# Low yields after rains



## *Andi (Nov 8, 2009)

In other words ... get ready for higher prices!  I was at the our local (N.C.) farmers market the other day ... no sweet taters ...  ... Local news also added pumpkins ... but more than a few of them at the market ... at one heck of a price. 

The Associated Press October 4, 2010, 4:14PM ET North Carolina crops risk low yields after rains

RALEIGH, N.C. 

North Carolina's agriculture commissioner says heavy rain that drenched eastern counties could mean lower yields for sweet potatoes, cotton, peanuts and soybeans.

Agriculture Commissioner Steve Troxler toured much of the region by air and ground and saw many crops under water. He said that would affect yields because those crops were about to be harvested.

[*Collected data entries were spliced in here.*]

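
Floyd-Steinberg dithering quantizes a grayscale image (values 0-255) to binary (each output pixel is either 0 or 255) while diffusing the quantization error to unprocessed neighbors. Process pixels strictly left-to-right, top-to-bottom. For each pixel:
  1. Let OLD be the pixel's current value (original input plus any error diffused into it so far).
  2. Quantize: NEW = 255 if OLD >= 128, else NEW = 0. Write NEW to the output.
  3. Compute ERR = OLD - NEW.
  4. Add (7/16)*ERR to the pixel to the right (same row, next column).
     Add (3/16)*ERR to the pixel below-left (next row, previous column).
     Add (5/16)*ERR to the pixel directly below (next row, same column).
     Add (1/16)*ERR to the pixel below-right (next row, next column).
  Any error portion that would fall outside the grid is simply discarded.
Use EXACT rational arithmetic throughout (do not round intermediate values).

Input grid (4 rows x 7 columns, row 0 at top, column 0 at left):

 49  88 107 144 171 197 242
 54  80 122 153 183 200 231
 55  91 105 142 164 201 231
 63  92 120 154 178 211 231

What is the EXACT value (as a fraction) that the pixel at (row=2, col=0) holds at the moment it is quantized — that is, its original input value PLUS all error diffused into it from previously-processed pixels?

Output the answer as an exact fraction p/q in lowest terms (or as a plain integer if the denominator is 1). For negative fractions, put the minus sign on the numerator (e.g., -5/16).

(0,0): OLD=49 → NEW=0, ERR=49
(0,1): OLD=1751/16 → NEW=0, ERR=1751/16
(0,2): OLD=39649/256 → NEW=255, ERR=-25631/256
(0,3): OLD=410407/4096 → NEW=0, ERR=410407/4096
(0,4): OLD=14079505/65536 → NEW=255, ERR=-2632175/65536
(0,5): OLD=188144247/1048576 → NEW=255, ERR=-79242633/1048576
(0,6): OLD=3505387841/16777216 → NEW=255, ERR=-772802239/16777216
(1,0): OLD=22997/256 → NEW=0, ERR=22997/256
(1,1): OLD=282195/2048 → NEW=255, ERR=-240045/2048
(1,2): OLD=4263759/65536 → NEW=0, ERR=4263759/65536
(1,3): OLD=52163235/262144 → NEW=255, ERR=-14683485/262144
(1,4): OLD=2315855241/16777216 → NEW=255, ERR=-1962334839/16777216
(1,5): OLD=15309546585/134217728 → NEW=0, ERR=15309546585/134217728
(1,6): OLD=562180402199/2147483648 → NEW=255, ERR=14572071959/2147483648
(2,0): OLD=2001985/32768 → NEW=0, ERR=2001985/32768
Target (2,0): original=55, with diffused error = 2001985/32768

Answer: 2001985/32768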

Going into last week, only 11 percent of the cotton crop had been harvested, and 31 percent of the sweet potato crop had been dug. Peanut and soybean harvest was just beginning.

Troxler said it's too early to estimate the cost of crop damage. He encouraged farmers to document their damage and stay in touch with their county Cooperative Extension agent and U.S. Farm Service Agency office.

The commissioner toured the region last Friday.


----------



## Tirediron (Jul 12, 2010)

Not just there either , we still had guys cutting hay last week , 1st cut they should have been done by Aug 15 at the latest , grain harvest is maybe 2% done , should be 50% by now


----------



## Woody (Nov 11, 2008)

I don’t think the sweet ‘tater crop will be as bad as the MSM is reporting. Bad news is big news, if it bleeds it leads kind of thing. What the farmers were worried about is the fields being too wet to get in and harvest and taters rotting in the ground. We’ve had some dry weather and from what I hear talked about from the local farmers it looks fine.


----------